If you have surgery to your hip or knee, you may have to wear a splint or brace for a few months. After surgery to your arm or shoulder, you may need to wear a sling for a few months. Your cancer doctor, specialist nurse or physiotherapist can tell you more about this.
If you have had an operation on your leg or pelvis, you will need help moving around at first. You will use walking aids to help you, such as a frame or elbow crutches. A physiotherapist will teach you how to get in and out of bed. They will also teach you how to safely use any walking aids.
How long you need to stay in hospital for after surgery will depend on the type of operation you had. Your cancer doctor or specialist nurse can tell you how long they think it might be.
Sometimes you may need to stay in hospital longer to rehabilitate. But this will help you cope better when you go home.
If you think you might have problems when you go home, tell your nurse or the hospital social worker when you are admitted to the ward. For example, it may be hard if you live alone or you have a few flights of stairs to walk up. They can arrange help for you at home before you leave hospital.
When you are at home, you will keep seeing a physiotherapist as an outpatient. This is often somewhere local to you.
Some people take longer than others to recover from their operation. If you have any problems, you may find it helpful to talk to someone who is not directly involved with you or your treatment.
Our cancer support specialists can talk to you, and tell you how to contact a counsellor or local cancer support group. You can call them on 0808 808 00 00.
After limb-salvage surgery for bone cancer, you can usually do most of the things you could before treatment. This includes doing exercise and sports.
But there may be some things you cannot do or you find hard. This may depend on the surgery you had and if you had a joint replaced or a bone graft.
Your surgeon or physiotherapist can give you more advice.

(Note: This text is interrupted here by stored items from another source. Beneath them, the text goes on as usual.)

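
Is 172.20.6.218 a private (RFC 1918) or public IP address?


RFC 1918 private ranges:
  10.0.0.0/8 (10.0.0.0 - 10.255.255.255)
  172.16.0.0/12 (172.16.0.0 - 172.31.255.255)
  192.168.0.0/16 (192.168.0.0 - 192.168.255.255)
Private (in 172.16.0.0/12)


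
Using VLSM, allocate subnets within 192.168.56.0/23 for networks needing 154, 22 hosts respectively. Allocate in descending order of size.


154 hosts -> /24 (254 usable): 192.168.56.0/24
22 hosts -> /27 (30 usable): 192.168.57.0/27
Allocation: 192.168.56.0/24 (154 hosts, 254 usable); 192.168.57.0/27 (22 hosts, 30 usable)


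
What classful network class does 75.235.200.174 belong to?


First octet: 75
Binary: 01001011
0xxxxxxx -> Class A (1-126)
Class A, default mask 255.0.0.0 (/8)


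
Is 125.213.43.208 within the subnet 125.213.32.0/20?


Subnet network: 125.213.32.0
Test IP AND mask: 125.213.32.0
Yes, 125.213.43.208 is in 125.213.32.0/20


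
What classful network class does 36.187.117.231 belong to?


First octet: 36
Binary: 00100100
0xxxxxxx -> Class A (1-126)
Class A, default mask 255.0.0.0 (/8)


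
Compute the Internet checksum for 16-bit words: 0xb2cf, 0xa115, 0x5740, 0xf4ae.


Sum all words (with carry folding):
+ 0xb2cf = 0xb2cf
+ 0xa115 = 0x53e5
+ 0x5740 = 0xab25
+ 0xf4ae = 0x9fd4
One's complement: ~0x9fd4
Checksum = 0x602b


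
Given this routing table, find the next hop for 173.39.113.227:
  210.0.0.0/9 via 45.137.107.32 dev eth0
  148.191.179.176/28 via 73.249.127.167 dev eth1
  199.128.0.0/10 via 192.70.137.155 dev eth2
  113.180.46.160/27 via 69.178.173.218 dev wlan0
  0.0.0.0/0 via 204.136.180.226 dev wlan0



Longest prefix match for 173.39.113.227:
  /9 210.0.0.0: no
  /28 148.191.179.176: no
  /10 199.128.0.0: no
  /27 113.180.46.160: no
  /0 0.0.0.0: MATCH
Selected: next-hop 204.136.180.226 via wlan0 (matched /0)


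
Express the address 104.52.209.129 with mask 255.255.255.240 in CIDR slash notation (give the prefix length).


Binary: 11111111.11111111.11111111.11110000
Count leading 1s
Prefix: /28


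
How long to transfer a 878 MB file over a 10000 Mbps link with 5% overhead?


Effective throughput = 10000 * (1 - 5/100) = 9500 Mbps
File size in Mb = 878 * 8 = 7024 Mb
Time = 7024 / 9500
Time = 0.7394 seconds


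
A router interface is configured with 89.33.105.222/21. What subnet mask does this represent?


/21 means 21 network bits, 11 host bits
Binary: 11111111111111111111100000000000
Mask: 255.255.248.0


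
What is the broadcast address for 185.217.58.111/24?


Network: 185.217.58.0/24
Host bits = 8
Set all host bits to 1:
Broadcast: 185.217.58.255


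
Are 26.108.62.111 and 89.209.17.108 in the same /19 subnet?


Mask: 255.255.224.0
26.108.62.111 AND mask = 26.108.32.0
89.209.17.108 AND mask = 89.209.0.0
No, different subnets (26.108.32.0 vs 89.209.0.0)


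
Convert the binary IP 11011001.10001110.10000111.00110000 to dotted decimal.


11011001 = 217
10001110 = 142
10000111 = 135
00110000 = 48
IP: 217.142.135.48


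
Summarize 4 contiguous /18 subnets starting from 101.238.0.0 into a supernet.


Original prefix: /18
Number of subnets: 4 = 2^2
New prefix = 18 - 2 = 16
Supernet: 101.238.0.0/16


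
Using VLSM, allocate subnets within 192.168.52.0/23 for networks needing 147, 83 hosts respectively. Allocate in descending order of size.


147 hosts -> /24 (254 usable): 192.168.52.0/24
83 hosts -> /25 (126 usable): 192.168.53.0/25
Allocation: 192.168.52.0/24 (147 hosts, 254 usable); 192.168.53.0/25 (83 hosts, 126 usable)


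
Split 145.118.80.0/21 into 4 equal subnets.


New prefix = 21 + 2 = 23
Each subnet has 512 addresses
  145.118.80.0/23
  145.118.82.0/23
  145.118.84.0/23
  145.118.86.0/23
Subnets: 145.118.80.0/23, 145.118.82.0/23, 145.118.84.0/23, 145.118.86.0/23


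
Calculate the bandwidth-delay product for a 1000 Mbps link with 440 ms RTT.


BDP = bandwidth * RTT
= 1000 Mbps * 440 ms
= 1000 * 1e6 * 440 / 1000 bits
= 440000000 bits
= 55000000 bytes
= 53710.9375 KB
BDP = 440000000 bits (55000000 bytes)


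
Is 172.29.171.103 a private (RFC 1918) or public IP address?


RFC 1918 private ranges:
  10.0.0.0/8 (10.0.0.0 - 10.255.255.255)
  172.16.0.0/12 (172.16.0.0 - 172.31.255.255)
  192.168.0.0/16 (192.168.0.0 - 192.168.255.255)
Private (in 172.16.0.0/12)


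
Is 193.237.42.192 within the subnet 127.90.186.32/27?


Subnet network: 127.90.186.32
Test IP AND mask: 193.237.42.192
No, 193.237.42.192 is not in 127.90.186.32/27


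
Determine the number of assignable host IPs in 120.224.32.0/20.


Host bits = 32 - 20 = 12
Total addresses = 2^12 = 4096
Usable = total - 2 (network and broadcast)
Usable hosts: 4094


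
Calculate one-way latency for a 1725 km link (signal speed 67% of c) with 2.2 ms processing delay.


Speed = 0.67 * 3e5 km/s = 201000 km/s
Propagation delay = 1725 / 201000 = 0.0086 s = 8.5821 ms
Processing delay = 2.2 ms
Total one-way latency = 10.7821 ms


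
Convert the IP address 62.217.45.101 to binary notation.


62 = 00111110
217 = 11011001
45 = 00101101
101 = 01100101
Binary: 00111110.11011001.00101101.01100101


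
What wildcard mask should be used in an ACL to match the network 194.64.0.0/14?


Subnet mask: 255.252.0.0
Wildcard = 255.255.255.255 - subnet mask
255 - 255 = 0
255 - 252 = 3
255 - 0 = 255
255 - 0 = 255
Wildcard: 0.3.255.255


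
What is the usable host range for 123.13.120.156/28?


Network: 123.13.120.144
Broadcast: 123.13.120.159
First usable = network + 1
Last usable = broadcast - 1
Range: 123.13.120.145 to 123.13.120.158


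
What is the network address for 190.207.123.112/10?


IP:   10111110.11001111.01111011.01110000
Mask: 11111111.11000000.00000000.00000000
AND operation:
Net:  10111110.11000000.00000000.00000000
Network: 190.192.0.0/10


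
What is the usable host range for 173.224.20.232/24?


Network: 173.224.20.0
Broadcast: 173.224.20.255
First usable = network + 1
Last usable = broadcast - 1
Range: 173.224.20.1 to 173.224.20.254


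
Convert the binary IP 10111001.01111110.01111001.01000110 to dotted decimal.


10111001 = 185
01111110 = 126
01111001 = 121
01000110 = 70
IP: 185.126.121.70


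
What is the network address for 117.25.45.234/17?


IP:   01110101.00011001.00101101.11101010
Mask: 11111111.11111111.10000000.00000000
AND operation:
Net:  01110101.00011001.00000000.00000000
Network: 117.25.0.0/17


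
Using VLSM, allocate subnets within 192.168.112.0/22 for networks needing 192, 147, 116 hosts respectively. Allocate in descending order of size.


192 hosts -> /24 (254 usable): 192.168.112.0/24
147 hosts -> /24 (254 usable): 192.168.113.0/24
116 hosts -> /25 (126 usable): 192.168.114.0/25
Allocation: 192.168.112.0/24 (192 hosts, 254 usable); 192.168.113.0/24 (147 hosts, 254 usable); 192.168.114.0/25 (116 hosts, 126 usable)


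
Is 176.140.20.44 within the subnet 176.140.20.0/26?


Subnet network: 176.140.20.0
Test IP AND mask: 176.140.20.0
Yes, 176.140.20.44 is in 176.140.20.0/26


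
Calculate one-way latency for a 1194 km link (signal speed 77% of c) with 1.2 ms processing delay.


Speed = 0.77 * 3e5 km/s = 231000 km/s
Propagation delay = 1194 / 231000 = 0.0052 s = 5.1688 ms
Processing delay = 1.2 ms
Total one-way latency = 6.3688 ms


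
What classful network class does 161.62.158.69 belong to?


First octet: 161
Binary: 10100001
10xxxxxx -> Class B (128-191)
Class B, default mask 255.255.0.0 (/16)


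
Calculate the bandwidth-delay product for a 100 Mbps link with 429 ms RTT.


BDP = bandwidth * RTT
= 100 Mbps * 429 ms
= 100 * 1e6 * 429 / 1000 bits
= 42900000 bits
= 5362500 bytes
= 5236.8164 KB
BDP = 42900000 bits (5362500 bytes)


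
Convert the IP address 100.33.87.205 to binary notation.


100 = 01100100
33 = 00100001
87 = 01010111
205 = 11001101
Binary: 01100100.00100001.01010111.11001101


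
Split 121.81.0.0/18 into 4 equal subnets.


New prefix = 18 + 2 = 20
Each subnet has 4096 addresses
  121.81.0.0/20
  121.81.16.0/20
  121.81.32.0/20
  121.81.48.0/20
Subnets: 121.81.0.0/20, 121.81.16.0/20, 121.81.32.0/20, 121.81.48.0/20


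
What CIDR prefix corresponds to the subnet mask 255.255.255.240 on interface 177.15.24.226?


Binary: 11111111.11111111.11111111.11110000
Count leading 1s
Prefix: /28


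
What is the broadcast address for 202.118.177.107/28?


Network: 202.118.177.96/28
Host bits = 4
Set all host bits to 1:
Broadcast: 202.118.177.111


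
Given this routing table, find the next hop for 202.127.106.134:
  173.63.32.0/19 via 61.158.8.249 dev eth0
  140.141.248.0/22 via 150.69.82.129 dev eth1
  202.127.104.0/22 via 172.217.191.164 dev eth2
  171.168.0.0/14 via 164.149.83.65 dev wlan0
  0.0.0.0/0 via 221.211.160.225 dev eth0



Longest prefix match for 202.127.106.134:
  /19 173.63.32.0: no
  /22 140.141.248.0: no
  /22 202.127.104.0: MATCH
  /14 171.168.0.0: no
  /0 0.0.0.0: MATCH
Selected: next-hop 172.217.191.164 via eth2 (matched /22)


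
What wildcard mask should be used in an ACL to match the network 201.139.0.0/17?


Subnet mask: 255.255.128.0
Wildcard = 255.255.255.255 - subnet mask
255 - 255 = 0
255 - 255 = 0
255 - 128 = 127
255 - 0 = 255
Wildcard: 0.0.127.255


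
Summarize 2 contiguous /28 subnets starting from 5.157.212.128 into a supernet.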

When the knee joint is replaced, the new joint normally works very well. It is fine for you to go swimming or cycling after surgery. But your cancer doctor might tell you not to do high-impact sports like hockey, football, trampolining or rugby. This is because of the risk of damaging or loosening the joint. Sometimes, years after surgery, a prosthetic knee joint may loosen or cause pain. If this happens, more surgery is needed.
Replacing a hip joint is usually very successful. It can take time to recover from surgery and get your strength back. Your surgeon or specialist nurse can tell you how long. At first, you will need to use crutches to walk. You may need to use a walking stick for a few weeks or months after surgery. Some people may need to keep using a walking stick for longer if their joints and muscles are not strong. Hip replacements may loosen over time. Some people may need more surgery a few years after having their hip replaced.
If you have a shoulder joint replacement, the aim of the surgery is to be able to move your arm normally below shoulder height. But you will probably not be able to raise your arm above shoulder height. It is uncommon for a shoulder joint prosthesis to loosen. They should last for many years and do not cause many problems.
When surgery is on a straight part of a bone, it may be replaced by a piece of bone taken from another area of the body. This is called a bone graft. The main problem with these operations is an infection in the bone that has been replaced.
After limb-salvage surgery for bone cancer, you will not be able to drive while your bones heal. Your healthcare team can tell you more about this.
The Blue Badge scheme allows people with mobility problems to park closer to where they want to go.
Gov.uk has more information about the Blue Badge scheme and how to apply. Or you can contact your local council for more information.
A healthcare professional, welfare rights adviser or social worker can help with the application.